TOKYO: Japan, China and South Korea now seem unlikely to hold a trilateral summit within this year, due to a Japan-South Korea dispute over the issue of wartime labor, as well as amid the coronavirus pandemic.

“At the moment, nothing has been decided about the next trilateral summit to be hosted by South Korea,” Japanese Foreign Minister Toshimitsu Motegi told a press conference on Tuesday.

Meanwhile, a South Korean Foreign Ministry spokesperson said at a press briefing on the same day that the South Korean government is making efforts to realize the summit within this year while consulting with the other countries concerned.

The Japanese government sees as unacceptable the South Korean Supreme Court’s ruling against Japan’s Nippon Steel Corp. on a wartime labor lawsuit in 2018.

Tokyo has repeatedly warned that if the South Korean side takes action to cash in assets seized from the Japanese company, that would cause a serious bilateral situation.

After former Japanese Prime Minister Shinzo Abe stepped down for health reasons last month, hopes for a diplomatic thaw with Japan temporarily grew within the South Korean government.
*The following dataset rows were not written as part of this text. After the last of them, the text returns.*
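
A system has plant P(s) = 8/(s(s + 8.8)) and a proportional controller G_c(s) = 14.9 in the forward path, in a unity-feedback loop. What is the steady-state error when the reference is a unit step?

0

The open loop G_c(s)P(s) has a pole at the origin (type 1), so the static position error constant is infinite and e_ss = 1/(1+∞) = 0.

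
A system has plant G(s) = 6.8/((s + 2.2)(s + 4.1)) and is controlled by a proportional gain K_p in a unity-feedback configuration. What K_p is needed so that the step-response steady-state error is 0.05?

K_p = 25.2

For a type-0 loop with proportional control, e_ss = 1/(1 + K_p·G(0)).
G(0) = 0.7539. Require 1/(1 + K_p·0.7539) = 0.05, so 1 + 0.7539·K_p = 20.
K_p = (20 − 1)/0.7539 = 25.2.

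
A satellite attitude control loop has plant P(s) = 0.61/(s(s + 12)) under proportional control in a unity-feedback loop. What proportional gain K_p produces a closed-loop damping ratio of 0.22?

K_p = 1220

Closed-loop characteristic equation: s² + 12s + K_p·0.61 = 0.
So ω_n = √(0.61K_p) and 2ζω_n = 12, giving ζ = 12/(2√(0.61K_p)).
Setting ζ = 0.22: √(0.61K_p) = 12/(2·0.22) = 27.27, so K_p = 743.8/0.61 = 1220.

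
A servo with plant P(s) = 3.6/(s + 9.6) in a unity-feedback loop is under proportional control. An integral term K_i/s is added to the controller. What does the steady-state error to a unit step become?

0

The integrator makes K_pos = lim_{s→0} C(s)G(s) infinite, so e_ss = 1/(1+K_pos) = 0.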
But his successor, Yoshihide Suga, inherited Abe’s diplomatic policy, dashing the South Korean hopes.

“Suga’s visit to South Korea would be on the table if the South Korean side promises not to convert (the seized Nippon Steel assets) to cash,” a senior Japanese Foreign Ministry official said.
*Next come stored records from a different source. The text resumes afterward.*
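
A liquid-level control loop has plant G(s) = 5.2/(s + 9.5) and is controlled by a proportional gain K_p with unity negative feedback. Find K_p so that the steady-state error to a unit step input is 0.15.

For a type-0 loop with proportional control, e_ss = 1/(1 + K_p·G(0)).
G(0) = 0.5474. Require 1/(1 + K_p·0.5474) = 0.15, so 1 + 0.5474·K_p = 6.667.
K_p = (6.667 − 1)/0.5474 = 10.4.

K_p = 10.4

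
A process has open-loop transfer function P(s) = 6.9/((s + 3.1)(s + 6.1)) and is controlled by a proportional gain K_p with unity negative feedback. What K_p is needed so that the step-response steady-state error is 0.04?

For a type-0 loop with proportional control, e_ss = 1/(1 + K_p·P(0)).
P(0) = 0.3649. Require 1/(1 + K_p·0.3649) = 0.04, so 1 + 0.3649·K_p = 25.
K_p = (25 − 1)/0.3649 = 65.8.

K_p = 65.8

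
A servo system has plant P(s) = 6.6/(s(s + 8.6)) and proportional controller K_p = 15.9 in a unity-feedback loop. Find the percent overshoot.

23.4%

Closed-loop characteristic equation: s² + 8.6s + 104.9 = 0, so ω_n = 10.24 rad/s and ζ = 8.6/(2·10.24) = 0.4198.
%OS = 100·exp(−πζ/√(1−ζ²)) = 100·exp(−π·0.4198/√0.8238) = 23.4%.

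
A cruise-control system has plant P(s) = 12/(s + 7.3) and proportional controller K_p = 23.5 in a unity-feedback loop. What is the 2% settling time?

Closed-loop transfer function: T(s) = K_p·P(s)/(1 + K_p·P(s)) = 282/(s + 7.3 + 282) = 282/(s + 289.3).
Time constant τ = 1/289.3 = 0.003457 s, so the 2% settling time is about 4τ = 0.0138 s.

T_s ≈ 0.0138 s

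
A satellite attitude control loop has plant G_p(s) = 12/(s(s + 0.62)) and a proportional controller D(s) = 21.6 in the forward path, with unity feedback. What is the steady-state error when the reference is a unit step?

The open loop D(s)G_p(s) has a pole at the origin (type 1), so the static position error constant is infinite and e_ss = 1/(1+∞) = 0.

0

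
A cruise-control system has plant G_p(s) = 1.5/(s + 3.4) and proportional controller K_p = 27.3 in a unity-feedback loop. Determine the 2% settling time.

T_s ≈ 0.0902 s

Closed-loop transfer function: T(s) = K_p·G_p(s)/(1 + K_p·G_p(s)) = 40.95/(s + 3.4 + 40.95) = 40.95/(s + 44.35).
Time constant τ = 1/44.35 = 0.02255 s, so the 2% settling time is about 4τ = 0.0902 s.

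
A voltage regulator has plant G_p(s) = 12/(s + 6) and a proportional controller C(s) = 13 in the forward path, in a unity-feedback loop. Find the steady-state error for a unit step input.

0.037

The loop is type 0. Static position error constant K_pos = C(0)·G_p(0) = 13·2 = 26.
Steady-state error to a unit step: e_ss = 1/(1+K_pos) = 1/27 = 0.037.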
Besides the Japan-South Korea relations, there is growing vigilance against China in Japan’s ruling Liberal Democratic Party, given China’s heavy-handed policies on Hong Kong and its government ships’ activities around the Japanese-administered Senkaku Islands, which are also claimed by China.

“It would do no good to hold a summit meeting among Japan, China and South Korea right now,” an official of the LDP’s Foreign Affairs Division said.